Zwischen dem 9. und 10. Jh. (Kapitel I) explodiert die Bevölkerung. Grund: Klimaoptimum, aufgefangen durch einen erfolgreichen Landbau (Drei-Felder-Wirtschaft), gesündere Ernährung, Terminus: »Vergetreidung«. In den großen Städten setzt sich nicht nur die universitas civium, sondern auch die universitas magistrorum et scholarum durch. Damit bahnt sich eine fortschreitende soziale Differenzierung der Gesellschaft mit einer entsprechenden sozialen Mobilität an. Das Bürgertum entsteht. Die Wirtschaft expandiert, die technische Entwicklung ist nicht aufzuhalten, gefördert durch die Geldwirtschaft. Die Siedlungsformen wandeln sich. Auf dem Lande setzt sich die »Verdorfung« durch, in der Stadt der Steinbau (z. T. Wohntürme). Die Burg als bloße Wehr- und Fluchtburg mutiert zum Repräsentationsbau mit entsprechendem Verwaltungsmittelpunkt und in den Klöstern zieht ein zivilisierteres Leben ein. Neue Herrschaftsformen breiten sich aus (Kapitel II), z. B. entwickelt die Kirche das bestorganisierte Steuersystem (Zahlung des Zehnten, Peterspfennig).
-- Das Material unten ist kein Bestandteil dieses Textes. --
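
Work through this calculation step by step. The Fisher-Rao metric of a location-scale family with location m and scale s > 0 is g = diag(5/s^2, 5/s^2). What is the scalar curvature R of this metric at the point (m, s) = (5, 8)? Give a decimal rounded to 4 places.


The metric has the form g = (A dm^2 + B ds^2)/s^2 with A = 5, B = 5.
Substitute u = sqrt(A/B)*m: g = B*(du^2 + ds^2)/s^2, i.e. B times the
Poincare upper half-plane metric, which has constant Gaussian curvature -1.
Scaling a 2D metric by a constant c divides the Gaussian curvature by c,
so K = -1/B = -1/(5) = -0.2000 everywhere (the point (m, s) = (5, 8) is irrelevant:
the curvature is constant).
Scalar curvature in dimension 2: R = 2K = -2/(5) = -0.4000.

-0.4000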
Wurden bisher Leib und Seele als unhinterfragte Einheit verstanden, so gilt fortan deren Dichotomie. Die Frage nach dem »freien Willen« bleibt nicht aus (Kapitel III). Freude, Glück und Leid werden neu definiert. Das ästhetische Empfinden wandelt sich. Die Gotik löst die Romanik ab. Vorsichtig wird das Eingreifen der »Überwelt« in Frage gestellt; dennoch erlebt diese Zeit geradezu einen »Boom« an Jenseitsaufzeichnungen sowie Berichten über das Eingreifen Gottes und der Heiligen in die Geschichte und den persönlichen Lebenslauf, gesteigert durch die mystische Vereinigung der Seele mit Gott (Bernhard von Clairvaux, Frauenmystik) und der Mariodoulie. Die Realpräsenz der Heiligen in den Reliquien bewährt sich als Realität im Kampf gegen Teufel und Hölle. Die Emanzipation des Denkens ist dennoch nicht aufzuhalten, die Philosophie fortan nicht mehr nur die ancilla theologiae. Die Methodik der Scholastik setzt sich durch ­ die Folge: die Entdeckung des Ichs (Kapitel IV). Die Verteufelung der Sexualität als luxuria wird durch die Liebesdichtung aufgehoben. Pazifistische Ideale keimen auf trotz aller Kreuzzugsmentalität. Von der Kirche wird Frieden gefordert. Dennoch nimmt die Autoaggressivität der Askesepraktiken zu. Bleiben Ethik und Recht weiterhin religiöse Kategorien, so bahnt sich bereits das Wetterleuchten der Intentionalethik an (Abaelard). Die zunehmende Verschriftlichung ist in Kirche und Verwaltung nicht aufzuhalten. Neu wird die Ambivalenz der Natur empfunden (Kapitel V). Die allegorische Interpretation weicht enzyklopädischen Werken.

D. bleibt auch in diesem Werk seinem angestrebten Ziel einer »histoire totale« als Kultur- und Mentalitätsgeschichte treu, die alle Lebensbereiche des Menschen detailreich in ihren Vernetzungen präsentiert. Dieses Werk gehört in die Hand eines jeden am Mittelalter Interessierten, aber auch der Fachwelt öffnet es neue Perspektiven. Gespannt warten wir auf die folgenden Bände.